Interesting but poorly executed
24 May 2003 | by JakersWildSee all my reviews

Sometimes technical flaws can get in the way of what otherwise could have been a good story. These movie's flaws prevented me from enjoying it much.

First, two key deleted scenes from the start of the film leave the entire premise feeling hollow. The scenes are offered as a special feature on the DVD. If I were to watch this movie again, I'd play these two deleted scenes where they should have been. First, the scene deleted after the conversation about the teen's father that opens the movie. Second, just minutes later the continuation of a scene talking with the coach in his office.

This has been a growing trend, for directors to cut key scenes that explain things at the start of the movie. In at least commentary tracks directors have said they 'just wanted to get on with the movie'. Well of course they might, since they know the story intimately. The viewer won't, and could use the background to make an emotional connection to the movie. Unless the movie is past the two hour mark, why consider cutting valuable scenes?

Gosling and some of the other performances were great. Of course Gosling does great even in rotten movies like Murder By Numbers.

The wide screen was an overly wide aspect, I guess meant to highlight those beautiful outdoor scenes over the actors.
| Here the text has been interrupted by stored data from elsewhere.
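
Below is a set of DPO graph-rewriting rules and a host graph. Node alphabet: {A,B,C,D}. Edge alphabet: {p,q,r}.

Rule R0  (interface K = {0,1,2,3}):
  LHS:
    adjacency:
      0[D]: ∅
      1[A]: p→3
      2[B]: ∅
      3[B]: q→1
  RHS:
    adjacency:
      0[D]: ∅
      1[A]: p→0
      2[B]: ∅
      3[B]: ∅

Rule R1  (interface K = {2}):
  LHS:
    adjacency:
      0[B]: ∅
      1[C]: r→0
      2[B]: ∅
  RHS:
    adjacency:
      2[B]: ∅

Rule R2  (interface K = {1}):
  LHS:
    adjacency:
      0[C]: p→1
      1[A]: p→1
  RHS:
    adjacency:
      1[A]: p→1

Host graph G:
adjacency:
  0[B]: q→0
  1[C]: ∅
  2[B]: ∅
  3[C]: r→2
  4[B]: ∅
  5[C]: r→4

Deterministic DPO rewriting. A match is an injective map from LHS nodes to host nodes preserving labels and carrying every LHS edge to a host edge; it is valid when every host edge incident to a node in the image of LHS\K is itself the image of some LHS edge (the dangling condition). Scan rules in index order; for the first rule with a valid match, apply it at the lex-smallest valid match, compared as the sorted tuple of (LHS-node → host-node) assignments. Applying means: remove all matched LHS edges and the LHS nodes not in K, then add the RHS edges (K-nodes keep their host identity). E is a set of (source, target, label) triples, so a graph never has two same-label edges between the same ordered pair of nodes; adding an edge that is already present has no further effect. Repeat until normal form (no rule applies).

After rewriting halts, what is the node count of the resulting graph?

[0] host  ⇒  6 nodes, 3 edges  {0-q->0 3-r->2 5-r->4}
[1] R1 @ {0↦2, 1↦3, 2↦0}  ⇒  4 nodes, 2 edges  {0-q->0 5-r->4}
[2] R1 @ {0↦4, 1↦5, 2↦0}  ⇒  2 nodes, 1 edges  {0-q->0}
final graph: no rule applies after step 2
NF nodes: {0:B, 1:C}

Answer: 2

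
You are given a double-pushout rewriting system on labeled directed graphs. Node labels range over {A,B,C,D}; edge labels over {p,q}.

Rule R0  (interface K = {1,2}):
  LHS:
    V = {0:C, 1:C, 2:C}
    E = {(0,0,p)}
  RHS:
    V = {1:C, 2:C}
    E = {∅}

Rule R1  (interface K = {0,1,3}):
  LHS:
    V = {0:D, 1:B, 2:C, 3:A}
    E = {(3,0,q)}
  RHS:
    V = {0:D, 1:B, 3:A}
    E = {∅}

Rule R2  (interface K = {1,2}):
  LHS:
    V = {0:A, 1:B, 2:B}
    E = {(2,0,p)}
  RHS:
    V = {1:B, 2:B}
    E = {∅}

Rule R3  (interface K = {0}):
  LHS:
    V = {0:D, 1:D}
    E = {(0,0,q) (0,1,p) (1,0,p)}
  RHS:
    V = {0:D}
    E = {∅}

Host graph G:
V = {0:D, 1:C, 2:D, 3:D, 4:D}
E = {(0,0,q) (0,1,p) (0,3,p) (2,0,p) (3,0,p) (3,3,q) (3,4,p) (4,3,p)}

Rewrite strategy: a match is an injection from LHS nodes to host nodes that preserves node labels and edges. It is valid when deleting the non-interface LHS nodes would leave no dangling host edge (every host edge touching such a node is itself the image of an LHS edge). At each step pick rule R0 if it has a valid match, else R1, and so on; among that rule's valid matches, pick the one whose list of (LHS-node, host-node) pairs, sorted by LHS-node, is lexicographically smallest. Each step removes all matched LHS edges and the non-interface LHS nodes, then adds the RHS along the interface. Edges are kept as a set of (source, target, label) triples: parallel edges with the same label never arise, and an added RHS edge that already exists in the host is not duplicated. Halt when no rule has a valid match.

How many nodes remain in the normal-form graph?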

It leaves barely enough room for actors' heads in places, and it made the brief shower scene no fun at all. To echo another comment, the sound was very poor in places. More than accents, it was bad mixing where sound jumped from soft whisphers to loud music then back. My finger ended up fiddling with the volume throughout.

In hindsight, I might watch The Slaughter Rule once, but it won't be worth watching even a second time.